Les travaux du campus horloger de Richemont à Meyrin, aux portes de Genève, ont débuté l’an dernier. Le Groupe, qui investit CHF 100 millions dans ces infrastructures horlogères, compte y employer quelque 1’000 personnes à l’horizon 2020, dont la moitié de postes à créer. Ce site se trouve à une encablure des capacités de production dévolues à Louis Vuitton, que LVMH inaugurait l’automne dernier. Investissements : CHF 20 millions dans la rénovation de bâtiments qui abritent désormais une centaine de collaborateurs dont ceux de La Fabrique du Temps, rachetée en 2011. Ces deux projets sont maintenant suivis par celui que vient d’annoncer Patek Philippe, soit une extension de sa manufacture devisée à CHF 450 millions, la fin des travaux étant prévue pour 2018.
Un groupe nommé Richemont
Avec ces réalisations d’envergure et nonobstant le ralentissement enregistré dans la croissance des exportations de la branche depuis deux ans, l’horlogerie est en train de connaître un nouvel essor en terre genevoise. Un canton suisse qui a déjà connu une formidable vague d’expansion de cette industrie ces 20 dernières années au point de constituer aujourd’hui un bassin d’emploi de quelque 10 000 personnes, le troisième de la branche après Neuchâtel et Vaud, avec de gros employeurs comme, notamment, Rolex, Chopard ou Harry Winston. En d’autres termes, vu l’exiguïté du territoire, la concentration horlogère est particulièrement dense à cette extrémité du lac Léman.
Le groupe Richemont y est certainement pour quelque chose. Avec ses quartiers généraux situés à une dizaine de kilomètres du centre-ville, la multinationale a largement déployé ses ailes dans la région, développant des capacités de production pour plusieurs de ses Maisons. Piaget et Vacheron Constantin sont ainsi installés dans des manufactures érigées il y a peu et dont les agrandissements sont déjà programmés. Roger Dubuis, fondé en 1995 et repris par le Groupe en 2008, est solidement ancré à Genève. Sans oublier Cartier, dont une grande partie des pièces de Haute Horlogerie sont estampillées du Poinçon de Genève et qui dispose, de ce fait, d’ateliers dans la cité de Calvin. Ce qui sera bientôt le cas pour Van Cleef & Arpels. Le « catalogue » ne serait d’ailleurs pas complet sans mentionner Baume & Mercier, installé au siège même du Groupe, et la manufacture Stern, spécialiste des cadrans qui sera partie intégrante du futur campus.

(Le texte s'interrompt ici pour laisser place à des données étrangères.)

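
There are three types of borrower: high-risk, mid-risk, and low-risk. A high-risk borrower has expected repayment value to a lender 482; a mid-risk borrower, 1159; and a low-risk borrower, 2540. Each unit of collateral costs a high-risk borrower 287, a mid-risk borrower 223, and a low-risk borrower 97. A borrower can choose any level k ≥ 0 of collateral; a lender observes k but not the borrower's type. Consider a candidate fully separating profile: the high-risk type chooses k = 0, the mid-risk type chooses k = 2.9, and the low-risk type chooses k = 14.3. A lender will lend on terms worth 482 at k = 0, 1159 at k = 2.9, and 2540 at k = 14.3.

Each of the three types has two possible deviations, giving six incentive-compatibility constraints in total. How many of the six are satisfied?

Low-risk (own payoff 2540 − 97×14.3 = 1152.9): to k=0 gives 482 → no gain ✓; to k=2.9 gives 1159 − 97×2.9 = 877.7 → no gain ✓.
High-risk (own payoff 482): to k=2.9 gives 1159 − 287×2.9 = 326.7 → no gain ✓; to k=14.3 gives 2540 − 287×14.3 = -1564.1 → no gain ✓.
Mid-risk (own payoff 1159 − 223×2.9 = 512.3): to k=0 gives 482 → no gain ✓; to k=14.3 gives 2540 − 223×14.3 = -648.9 → no gain ✓.
6 of the 6 constraints hold; this profile is a separating equilibrium.

6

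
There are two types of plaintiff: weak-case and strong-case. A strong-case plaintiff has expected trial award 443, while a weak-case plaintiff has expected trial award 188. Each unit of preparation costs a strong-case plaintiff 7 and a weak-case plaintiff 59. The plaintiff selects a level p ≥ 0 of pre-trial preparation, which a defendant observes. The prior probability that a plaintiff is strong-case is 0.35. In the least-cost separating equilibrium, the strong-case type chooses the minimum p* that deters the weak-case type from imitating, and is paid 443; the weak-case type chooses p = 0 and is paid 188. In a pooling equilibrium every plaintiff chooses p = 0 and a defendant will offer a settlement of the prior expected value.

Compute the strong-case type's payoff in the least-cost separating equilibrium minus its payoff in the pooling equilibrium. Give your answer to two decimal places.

135.50

Least-cost separating signal: p* solves 188 = 443 − 59·p*, so p* = (443 − 188)/59 ≈ 4.3220.
Strong-case type's separating payoff: 443 − 7 × p* = 443 − 7 × (443 − 188)/59 = 443 − 1785/59 ≈ 412.7458.
Pooling payoff: 0.35 × 443 + 0.65 × 188 = 277.25.
Difference: 412.7458 − 277.25 = 135.4958, i.e. 135.50 to two decimal places.
The strong-case type prefers to separate.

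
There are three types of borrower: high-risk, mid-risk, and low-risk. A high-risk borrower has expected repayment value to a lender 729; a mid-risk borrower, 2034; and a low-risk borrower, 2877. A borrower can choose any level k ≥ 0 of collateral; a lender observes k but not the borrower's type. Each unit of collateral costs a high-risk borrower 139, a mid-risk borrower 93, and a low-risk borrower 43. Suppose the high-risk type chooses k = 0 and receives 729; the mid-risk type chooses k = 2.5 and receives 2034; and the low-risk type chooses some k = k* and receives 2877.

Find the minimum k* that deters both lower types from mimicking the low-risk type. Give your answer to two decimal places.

15.45

Mid-risk type (on-path payoff 2034 − 93×2.5 = 1801.5) won't mimic when 1801.5 ≥ 2877 − 93·k*, i.e. k* ≥ 11.56.
High-risk type (on-path payoff 729) won't mimic when 729 ≥ 2877 − 139·k*, i.e. k* ≥ 15.45.
Both must hold, so k* = max(15.45, 11.56) = 15.45. The high-risk type's constraint binds.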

Un âge d'or concomitant au SIHH
Avec ces implantations qui n’ont cessé de s’étoffer au fil des ans, Richemont consacre toute l’importance de Genève comme l’un des berceaux historiques de l’horlogerie helvétique. La Révocation de l’édit de Nantes par Louis XIV en 1685 a certainement été un facteur prépondérant dans l’implantation de cette activité. Mais si l’horlogerie est effectivement née à Genève avec la Réforme, elle n’a cessé de se développer depuis. Durant le XVIIIe siècle, la production annuelle de montres sur le territoire a ainsi passé de quelque 5 000 pièces à 40’000 montres en or et 45’000 en argent à la veille de la Révolution française. À cette époque, près de 6 000 personnes étaient actives dans le secteur à Genève et dans les environs, soit plus de 40 % des emplois répertoriés dans la région. L’horlogerie genevoise mettra plusieurs décennies à se relever des conséquences de la Révolution française, notamment en raison du blocus imposé sur les exportations du pays. Mais vers la fin du XIXe siècle, cette activité retrouve son lustre d’antan et commence à essaimer le long de l’arc jurassien. Même la crise du quartz, certes funeste pour nombre d’entreprises de la branche durant les années 1980, n’a pas réussi à gommer l’excellence horlogère genevoise, qui, depuis deux décennies, est en plein renouveau.
Ce nouvel âge d’or coïncide en tous points avec la création et la montée en puissance du Salon International de la Haute Horlogerie (SIHH), le rendez-vous des enseignes du groupe Richemont, qui souffle cette année ses 25 bougies avec, toujours à son bord, Audemars Piguet, Greuble Forsey, Parmigiani, Ralph Lauren et Richard Mille, portant à 16 le nombre de Maisons exposantes. Signe des temps, il y a quelques années, seules quelques marques horlogères tentaient le déplacement sur le sol genevois pour exposer leurs nouveautés en marge du SIHH. Aujourd’hui, on en dénombre une cinquantaine. Le Salon, volontiers considéré comme un schisme à ses débuts, a depuis su imposer sa vision et son caractère comme une marque de fabrique. Il a également eu le mérite de repositionner Genève sur la carte internationale de l’horlogerie de prestige. Une place qui, historiquement, lui revient de plein droit.